Eriq La SalleContributor IJanuary 29, 2009

Whew...that didn't take long. Chris Ballard of has officially entered himself into psychological counseling. His man-crush of LeBrick has produced an article dedicated to how great he his. Just witness some of these statements:

"I can't let everybody know everything about LeBron,"—as spoken by, yes, you guessed it, LeBrick himself.  Nice use of third person...which he has been known to do from time to time.

"So James worked to develop what Jent calls a "calmer" shot. This meant better balance êwhen firing on the move, James has to contend with the considerable momentum created by his weight—and keeping his right elbow locked at his side so that, as James puts it, 'the ball will go straight instead of veering off sometimes.'"—I mentioned this before (actually twice) and I'm shocked that he's been working on it so much because his shot is still severely flawed. But this shouldn't be very surprising...he's the "king", so why mess with perfection?? When David Thorpe, Mark Kreigel, Chris Ballard, etc., etc... are singing your praises every single article, why bother adapting??

"I think before, that's what separated Kobe from him, but now LeBron has stepped it up to his level."—as spoken by an Eastern Conference scout.  Gee, I wonder which team he works for?? As absurd as that statement is, the following is downright laughable.

"In essence James has become the coolest toy any defense-inclined coach could imagine.
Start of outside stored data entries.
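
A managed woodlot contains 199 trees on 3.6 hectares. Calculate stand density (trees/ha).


Formula: Stand Density = N_trees / Area_ha
Density = 199 trees / 3.6 ha
Density = 55 trees/ha

55


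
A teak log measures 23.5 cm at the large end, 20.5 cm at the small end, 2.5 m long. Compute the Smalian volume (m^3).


Smalian: V = (A1 + A2)/2 * L,  A = pi*(D/200)^2
A1 = pi*(23.5/200)^2 = 0.043374 m^2
A2 = pi*(20.5/200)^2 = 0.033006 m^2
V = (0.043374+0.033006)/2*2.5 = 0.0955 m^3

0.0955


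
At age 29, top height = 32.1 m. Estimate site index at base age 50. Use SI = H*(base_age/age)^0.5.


Formula: SI = H_dom * (base_age / age)^0.5
Age ratio = 50 / 29 = 1.72414
sqrt(age_ratio) = 1.31306
SI = 32.1 * 1.31306 = 42.1 m

42.1


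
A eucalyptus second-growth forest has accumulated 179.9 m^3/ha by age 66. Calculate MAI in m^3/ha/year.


Formula: MAI = Total Volume / Stand Age
MAI = 179.9 m^3/ha / 66 years
MAI = 2.73 m^3/ha/year

2.73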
When the Cavs play the Hornets, for example, James can not only guard the 6-foot Paul, but he can also switch to 6' 9", 240-pound power forward David West on a pick-and-roll."—Uh, by guarding Chris Paul, do you mean shutting him down or just being the defensive player assigned to him?? 

LeBrick still has a hard time with smaller point guards (he does defend bigger power forwards a little better).  He has a very difficult time with anticipation (especially out on the perimeter, which is why he gets beat to the basket so often). 
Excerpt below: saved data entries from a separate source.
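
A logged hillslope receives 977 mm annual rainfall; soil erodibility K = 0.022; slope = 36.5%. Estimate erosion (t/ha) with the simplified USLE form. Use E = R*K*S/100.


Formula: E = R * K * S / 100  (simplified USLE)
R * K = 977 * 0.022 = 21.494
E = 21.494 * 36.5 / 100 = 7.85 t/ha

7.85


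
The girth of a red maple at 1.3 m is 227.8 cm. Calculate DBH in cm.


Formula: DBH = C / pi
DBH = 227.8 / pi
pi = 3.14159...
DBH = 72.5 cm

72.5


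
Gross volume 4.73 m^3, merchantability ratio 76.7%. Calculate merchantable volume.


Formula: MV = V_total * (merchantable_pct / 100)
Merchantable fraction = 76.7% / 100 = 0.767
MV = 4.73 m^3 * 0.767 = 3.628 m^3

3.628


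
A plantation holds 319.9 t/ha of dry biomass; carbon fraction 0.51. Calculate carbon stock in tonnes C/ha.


Formula: Carbon Stock = Biomass * Carbon Fraction
C = 319.9 t/ha * 0.51
C = 163.1 t C/ha

163.1


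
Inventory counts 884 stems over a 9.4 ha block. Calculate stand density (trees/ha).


Formula: Stand Density = N_trees / Area_ha
Density = 884 trees / 9.4 ha
Density = 94 trees/ha

94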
The rest of the article is dedicated to LeBrick's impending greatness. Oh sure, there are a few critiques here and there.  I was, however, extremely shocked not to see any mention (I may have missed it...) about LeBrick's game-winning shot against the Warriors.

Everyone was salivating over it, but few people noticed (or just ignored) the fact that LeBrick's "awesome" defense resulted in two perimeter jumpers by Stephen Jackson.  That's right, the "King," who is the greatest defensive player in the history of the game, gave up two key perimeter jumpers in a one-on-one situation that could've cost his team the game. Fortunately, he was able to hit a fantastic game-winning shot that restored order in the LeBrick Kool-Aid Kingdom.

This article is really intended to illustrate that LeBrick's defense is still light-years away from what boneheads like Ballard make it out to be.